Malcolm’s views border on anti-science, and even, perhaps, anti-reason, or at least anti-science-as-it-is-being-practiced-

“But you decide you won’t be at the mercy of nature. You decide you’ll control nature, and from that moment on you’re in deep trouble, because you can’t do it…. Don’t confuse things. You can make a boat, but you can’t make the ocean. You can make an airplane, but you can’t make the air. Your powers are much less than your dreams of reason would have you believe.”

and, his final words in the book when Hammond tells him that the dinosaurs didn’t, after all, escape and destroy the planet-

“You egomaniacal idiot. Do you have any idea what you are talking about? You think you can destroy the planet? My, what intoxicating power you must have. You can’t destroy this planet. You can’t even come close.”

[…]

“My point is that life on earth can take care of itself. In the thinking of a human being, a hundred years is a long time. A hundred years ago, we didn’t have cars and airplanes and computers and vaccines…. It was a whole different world. But to the earth, a hundred years is nothing. A million years is nothing. This planet lives and breathes on a much vaster scale. We can’t imagine its slow and powerful rhythms, and we haven’t got the humility to try. We have been residents here for the blink of an eye. If we are gone tomorrow, the earth will not miss us.”

[…]

“Let’s be clear. The planet is not in jeopardy. We are in jeopardy. We haven’t got the power to destroy the planet—or to save it. But we might have the power to save ourselves.”

Crichton resurrected Malcolm from the dead for The Lost World. And he introduced the minor character of Jack “Doc” Thorne, a former professor of applied engineering who now practices what he taught-

“A platform to observe what?” Arby said.
Thorne said, “He didn’t tell you?”
“No,” Kelly said.
“No,” Arby said.
“Well, he didn’t tell me, either,” Thorne said, shaking his head. “All I know is he wants everything immensely strong. Light and strong, light and strong.
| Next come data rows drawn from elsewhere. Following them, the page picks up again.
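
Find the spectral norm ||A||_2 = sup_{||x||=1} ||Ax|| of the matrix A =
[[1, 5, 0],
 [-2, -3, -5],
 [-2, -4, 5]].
||A||_2 ≈ 7.7265 (= sqrt(largest eigenvalue of A^T A))

||A||_2 = sigma_max(A) = sqrt(lambda_max(A^T A)). Form the symmetric matrix M = A^T A =
[[9, 19, 0],
 [19, 50, -5],
 [0, -5, 50]].
Its characteristic polynomial (trace, sum of principal 2x2 minors, determinant of M give the coefficients) is
  p(λ) = det(λ I - M) = λ^3 - 109λ^2 + 3014λ - 4225.
No integer candidate from the rational root theorem (±divisors of 4225) is a root, so the roots are irrational. The cubic discriminant is Δ = 1026711025 > 0, so there are three distinct real roots. p(1) = -1319 and p(2) = 1375 have opposite signs, so a root lies in (1, 2); Newton's method refines it to λ ≈ 1.4799. p(47) = 475 and p(48) = -97 have opposite signs, so a root lies in (47, 48); Newton's method refines it to λ ≈ 47.8218. p(59) = -449 and p(60) = 215 have opposite signs, so a root lies in (59, 60); Newton's method refines it to λ ≈ 59.6983. Check (Vieta): the three roots sum to 109, matching tr M = 109.
So the eigenvalues of A^T A are ≈ 1.4799, 47.8218, 59.6983 (all ≥ 0, as they must be for A^T A). The largest is λ_max ≈ 59.6983, hence ||A||_2 = sqrt(λ_max) ≈ 7.7265.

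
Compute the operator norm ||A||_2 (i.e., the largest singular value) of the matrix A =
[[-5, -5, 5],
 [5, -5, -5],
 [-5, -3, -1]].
||A||_2 = sqrt((125 + sqrt(9625))/2) ≈ 10.5619 (= sqrt(largest eigenvalue of A^T A))

||A||_2 = sigma_max(A) = sqrt(lambda_max(A^T A)). Form the symmetric matrix M = A^T A =
[[75, 15, -45],
 [15, 59, 3],
 [-45, 3, 51]].
Its characteristic polynomial (trace, sum of principal 2x2 minors, determinant of M give the coefficients) is
  p(λ) = det(λ I - M) = λ^3 - 185λ^2 + 9000λ - 90000.
By the rational root theorem any rational root is an integer divisor of 90000. Testing λ = 60: p(60) = 216000 - 666000 + 540000 - 90000 = 0, so λ = 60 is a root. Dividing out (λ - 60) leaves p(λ) = (λ - 60)(λ^2 - 125λ + 1500). For λ^2 - 125λ + 1500 the discriminant is 9625. It is nonnegative but not a perfect square, so the roots are real and irrational: λ = (125 ± sqrt(9625))/2 ≈ 111.5535, 13.4465.
So the eigenvalues of A^T A are ≈ 13.4465, 60, 111.5535 (all ≥ 0, as they must be for A^T A). The largest is λ_max = (125 + sqrt(9625))/2 ≈ 111.5535, hence ||A||_2 = sqrt(λ_max) = sqrt((125 + sqrt(9625))/2) ≈ 10.5619.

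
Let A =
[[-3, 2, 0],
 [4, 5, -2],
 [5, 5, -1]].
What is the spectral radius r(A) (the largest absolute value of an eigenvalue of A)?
r(A) = (2 + sqrt(40))/2 ≈ 4.1623

The eigenvalues of A are the roots of its characteristic polynomial. With M = A (coefficients from the trace, the sum of principal 2x2 minors, and det A):
  p(λ) = det(λ I - M) = λ^3 - λ^2 - 15λ + 27.
By the rational root theorem any rational root is an integer divisor of 27. Testing λ = 3: p(3) = 27 - 9 - 45 + 27 = 0, so λ = 3 is a root. Dividing out (λ - 3) leaves p(λ) = (λ - 3)(λ^2 + 2λ - 9). For λ^2 + 2λ - 9 the discriminant is 40. It is nonnegative but not a perfect square, so the roots are real and irrational: λ = (-2 ± sqrt(40))/2 ≈ 2.1623, -4.1623.
Thus the eigenvalues (to 4 decimals) are 2.1623 (modulus 2.1623); -4.1623 (modulus 4.1623); 3 (modulus 3). The spectral radius is the largest modulus: r(A) = (2 + sqrt(40))/2 ≈ 4.1623. (Cross-check: r(A) ≤ ||A||_2 ≈ 9.7673; equality holds whenever A is normal, though it can also hold for some non-normal A.)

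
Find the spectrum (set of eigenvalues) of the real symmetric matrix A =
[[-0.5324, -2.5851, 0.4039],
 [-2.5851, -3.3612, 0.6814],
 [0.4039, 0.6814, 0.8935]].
sigma(A) ≈ {-5, 1} (1 with multiplicity 2)

A is real symmetric, so its spectrum consists of real eigenvalues. Expanding the characteristic polynomial of the displayed matrix gives
  det(λ I - A) = p(λ) = λ^3 + (3)λ^2 + (-9)λ + (5).
Solving p(λ) = 0 yields eigenvalues ≈ -5, 1, 1. (A is shown rounded to 4 decimals, so these recover the underlying integer eigenvalues to within that precision.)
Verification: the trace of A = -3 equals the sum of eigenvalues -3, and det(A) ≈ -4.9995 matches the eigenvalue product -5.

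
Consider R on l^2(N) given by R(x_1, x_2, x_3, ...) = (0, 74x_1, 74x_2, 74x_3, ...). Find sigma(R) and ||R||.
sigma(R) = closed disk {z in C : |z| ≤ 74}; ||R|| = 74

Note R = 74·U where U is the unit right shift (U x)_k = x_{k-1} (with x_0 := 0); so ||R|| = 74||U|| and sigma(R) = 74·sigma(U). ||R x||^2 = sum_{k≥1} |74x_k|^2 = 5476||x||^2, so ||R|| = 74 and sigma(R) ⊂ {|z| ≤ 74}. For any |lambda| < 74, the equation (R - lambda I) x = 0 forces x_1 = 0, then 74x_k = lambda x_{k+1} ⇒ x = 0, so R has no eigenvalues. But (R - lambda I) is not surjective for |lambda| < 74: solving (R - lambda I) x = e_1 would require x_n proportional to (lambda/74)^(-n), which is not in l^2. So every |lambda| < 74 lies in the residual spectrum. The boundary |lambda| = 74 is in the approximate point spectrum (the spectrum is closed). Hence sigma(R) is the closed disk of radius 74.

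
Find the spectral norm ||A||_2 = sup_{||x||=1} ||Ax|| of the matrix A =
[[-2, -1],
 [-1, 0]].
||A||_2 = sqrt((6 + sqrt(32))/2) ≈ 2.4142 (= sqrt(largest eigenvalue of A^T A))

||A||_2 = sigma_max(A) = sqrt(lambda_max(A^T A)). Form the symmetric matrix M = A^T A =
[[5, 2],
 [2, 1]].
Its characteristic polynomial (trace, determinant of M give the coefficients) is
  p(λ) = det(λ I - M) = λ^2 - 6λ + 1.
For λ^2 - 6λ + 1 the discriminant is 32. It is nonnegative but not a perfect square, so the roots are real and irrational: λ = (6 ± sqrt(32))/2 ≈ 5.8284, 0.1716.
So the eigenvalues of A^T A are ≈ 0.1716, 5.8284 (all ≥ 0, as they must be for A^T A). The largest is λ_max = (6 + sqrt(32))/2 ≈ 5.8284, hence ||A||_2 = sqrt(λ_max) = sqrt((6 + sqrt(32))/2) ≈ 2.4142.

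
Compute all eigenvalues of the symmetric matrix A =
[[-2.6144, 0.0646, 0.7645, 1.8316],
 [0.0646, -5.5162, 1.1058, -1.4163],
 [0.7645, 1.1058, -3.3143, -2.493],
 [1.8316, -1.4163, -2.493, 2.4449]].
sigma(A) ≈ {-6, -5, -2, 4}

A is real symmetric, so its spectrum consists of real eigenvalues. Expanding the characteristic polynomial of the displayed matrix gives
  det(λ I - A) = p(λ) = λ^4 + (9)λ^3 + (0)λ^2 + (-148.001)λ + (-240.007).
Solving p(λ) = 0 yields eigenvalues ≈ -6, -5, -2, 4. (A is shown rounded to 4 decimals, so these recover the underlying integer eigenvalues to within that precision.)
Verification: the trace of A = -9 equals the sum of eigenvalues -9, and det(A) ≈ -240.0070 matches the eigenvalue product -240.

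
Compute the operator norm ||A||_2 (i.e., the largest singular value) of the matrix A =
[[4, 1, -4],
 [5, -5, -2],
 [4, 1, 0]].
||A||_2 ≈ 8.7649 (= sqrt(largest eigenvalue of A^T A))

||A||_2 = sigma_max(A) = sqrt(lambda_max(A^T A)). Form the symmetric matrix M = A^T A =
[[57, -17, -26],
 [-17, 27, 6],
 [-26, 6, 20]].
Its characteristic polynomial (trace, sum of principal 2x2 minors, determinant of M give the coefficients) is
  p(λ) = det(λ I - M) = λ^3 - 104λ^2 + 2218λ - 10000.
No integer candidate from the rational root theorem (±divisors of 10000) is a root, so the roots are irrational. The cubic discriminant is Δ = 3389954656 > 0, so there are three distinct real roots. p(6) = -220 and p(7) = 773 have opposite signs, so a root lies in (6, 7); Newton's method refines it to λ ≈ 6.2075. p(20) = 760 and p(21) = -25 have opposite signs, so a root lies in (20, 21); Newton's method refines it to λ ≈ 20.9697. p(76) = -3160 and p(77) = 703 have opposite signs, so a root lies in (76, 77); Newton's method refines it to λ ≈ 76.8228. Check (Vieta): the three roots sum to 104, matching tr M = 104.
So the eigenvalues of A^T A are ≈ 6.2075, 20.9697, 76.8228 (all ≥ 0, as they must be for A^T A). The largest is λ_max ≈ 76.8228, hence ||A||_2 = sqrt(λ_max) ≈ 8.7649.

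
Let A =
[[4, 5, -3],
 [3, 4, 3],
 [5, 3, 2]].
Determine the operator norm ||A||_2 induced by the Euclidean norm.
||A||_2 ≈ 9.8824 (= sqrt(largest eigenvalue of A^T A))

||A||_2 = sigma_max(A) = sqrt(lambda_max(A^T A)). Form the symmetric matrix M = A^T A =
[[50, 47, 7],
 [47, 50, 3],
 [7, 3, 22]].
Its characteristic polynomial (trace, sum of principal 2x2 minors, determinant of M give the coefficients) is
  p(λ) = det(λ I - M) = λ^3 - 122λ^2 + 2433λ - 5476.
No integer candidate from the rational root theorem (±divisors of 5476) is a root, so the roots are irrational. The cubic discriminant is Δ = 19170780352 > 0, so there are three distinct real roots. p(2) = -1090 and p(3) = 752 have opposite signs, so a root lies in (2, 3); Newton's method refines it to λ ≈ 2.5766. p(21) = 1076 and p(22) = -350 have opposite signs, so a root lies in (21, 22); Newton's method refines it to λ ≈ 21.7618. p(97) = -4700 and p(98) = 2462 have opposite signs, so a root lies in (97, 98); Newton's method refines it to λ ≈ 97.6616. Check (Vieta): the three roots sum to 122, matching tr M = 122.
So the eigenvalues of A^T A are ≈ 2.5766, 21.7618, 97.6616 (all ≥ 0, as they must be for A^T A). The largest is λ_max ≈ 97.6616, hence ||A||_2 = sqrt(λ_max) ≈ 9.8824.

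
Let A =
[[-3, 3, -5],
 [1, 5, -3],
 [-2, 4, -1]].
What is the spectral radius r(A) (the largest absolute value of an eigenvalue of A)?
r(A) ≈ 5.1442

The eigenvalues of A are the roots of its characteristic polynomial. With M = A (coefficients from the trace, the sum of principal 2x2 minors, and det A):
  p(λ) = det(λ I - M) = λ^3 - λ^2 - 18λ + 70.
No integer candidate from the rational root theorem (±divisors of 70) is a root, so the roots are irrational. The cubic discriminant is Δ = -85688 < 0, so there is one real root and a complex-conjugate pair. p(-6) = -74 and p(-5) = 10 have opposite signs, so a root lies in (-6, -5); Newton's method refines it to λ ≈ -5.1442. Dividing out (λ - (-5.1442)) leaves approximately λ^2 - 6.1442λ + 13.6075. For λ^2 - 6.1442λ + 13.6075 the discriminant is -16.6781. It is negative, so the remaining roots are the complex-conjugate pair λ ≈ 3.0721 ± 2.0419i. Their product equals the constant term, so |λ|^2 ≈ 13.6075 and |λ| ≈ 3.6888.
Thus the eigenvalues (to 4 decimals) are -5.1442 (modulus 5.1442); 3.0721 ± 2.0419i (modulus 3.6888). The spectral radius is the largest modulus: r(A) ≈ 5.1442. (Cross-check: r(A) ≤ ||A||_2 ≈ 9.0636; equality holds whenever A is normal, though it can also hold for some non-normal A.)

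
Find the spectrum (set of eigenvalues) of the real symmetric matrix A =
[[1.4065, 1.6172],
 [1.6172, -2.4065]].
sigma(A) ≈ {-3, 2}

A is real symmetric, so its spectrum consists of real eigenvalues. Expanding the characteristic polynomial of the displayed matrix gives
  det(λ I - A) = p(λ) = λ^2 + (1)λ + (-6).
Solving p(λ) = 0 yields eigenvalues ≈ -3, 2. (A is shown rounded to 4 decimals, so these recover the underlying integer eigenvalues to within that precision.)
Verification: the trace of A = -1 equals the sum of eigenvalues -1, and det(A) ≈ -6.0001 matches the eigenvalue product -6.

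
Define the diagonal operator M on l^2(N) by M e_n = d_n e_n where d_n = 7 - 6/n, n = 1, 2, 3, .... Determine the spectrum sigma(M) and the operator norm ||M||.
sigma(M) = {7 - 6/n : n ≥ 1} ∪ {7}; ||M|| = 7

A bounded diagonal operator on l^2 with diagonal entries d_n has spectrum equal to the closure of {d_n : n ≥ 1}: every d_n is an eigenvalue (with eigenvector e_n), so {d_n} ⊂ sigma(M); the spectrum is closed, so its closure is too; and for lambda not in the closure, (M - lambda I) has bounded inverse (the diagonal entries 1/(d_n - lambda) are bounded). For our sequence d_n = 7 - 6/n, n = 1, 2, 3, ...:
  - {d_n} = {7 - 6/n : n ≥ 1}; the only limit point is 7
  - closure = {7 - 6/n : n ≥ 1} ∪ {7}
For the norm: a diagonal operator has ||M|| = sup_n |d_n|. Here d_n = 7 - 6/n increases monotonically from d_1 = 1 toward 7, with all terms in [1, 7); so sup_n |d_n| = 7 (the supremum is the limit, not attained). So ||M|| = 7.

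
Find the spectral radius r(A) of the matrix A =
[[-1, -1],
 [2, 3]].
r(A) = (2 + sqrt(8))/2 ≈ 2.4142

The eigenvalues of A are the roots of its characteristic polynomial. With M = A (coefficients from the trace and determinant):
  p(λ) = det(λ I - M) = λ^2 - 2λ - 1.
For λ^2 - 2λ - 1 the discriminant is 8. It is nonnegative but not a perfect square, so the roots are real and irrational: λ = (2 ± sqrt(8))/2 ≈ 2.4142, -0.4142.
Thus the eigenvalues (to 4 decimals) are 2.4142 (modulus 2.4142); -0.4142 (modulus 0.4142). The spectral radius is the largest modulus: r(A) = (2 + sqrt(8))/2 ≈ 2.4142. (Cross-check: r(A) ≤ ||A||_2 ≈ 3.8643; equality holds whenever A is normal, though it can also hold for some non-normal A.)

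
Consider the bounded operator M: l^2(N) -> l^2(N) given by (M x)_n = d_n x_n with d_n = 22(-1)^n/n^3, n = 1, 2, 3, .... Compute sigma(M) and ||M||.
sigma(M) = {22(-1)^n/n^3 : n ≥ 1} ∪ {0}; ||M|| = 22

A bounded diagonal operator on l^2 with diagonal entries d_n has spectrum equal to the closure of {d_n : n ≥ 1}: every d_n is an eigenvalue (with eigenvector e_n), so {d_n} ⊂ sigma(M); the spectrum is closed, so its closure is too; and for lambda not in the closure, (M - lambda I) has bounded inverse (the diagonal entries 1/(d_n - lambda) are bounded). For our sequence d_n = 22(-1)^n/n^3, n = 1, 2, 3, ...:
  - {d_n} = {22(-1)^n/n^3 : n ≥ 1}; the only limit point is 0
  - closure = {22(-1)^n/n^3 : n ≥ 1} ∪ {0}
For the norm: a diagonal operator has ||M|| = sup_n |d_n|. Here |d_n| = 22/n^3 is decreasing, so sup_n |d_n| = |d_1| = 22. So ||M|| = 22.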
Impossible.” He sighed. ” God save me from academics.”
“I thought you were an academic,” Kelly said.
“”Former academic,” Thorne said briskly. “Now I actually make things. I don’t just talk.”

The book has a few paragraphs in the form of a character study on him which explain why dislikes theory and academia so much. Otherwise, he’s used as an action figure rather than an intellectual. But that’s the nature of the book. While JP1 was about dispelling the illusion of control, JP2 is an action-mystery focusing on evolution and behavior. Things are already bad. They can hardly get much worse. But they do…. As Malcolm says while trying to explain the idea of Gambler’s Ruin, “Bad things cluster. Things go to hell together. That’s the real world.”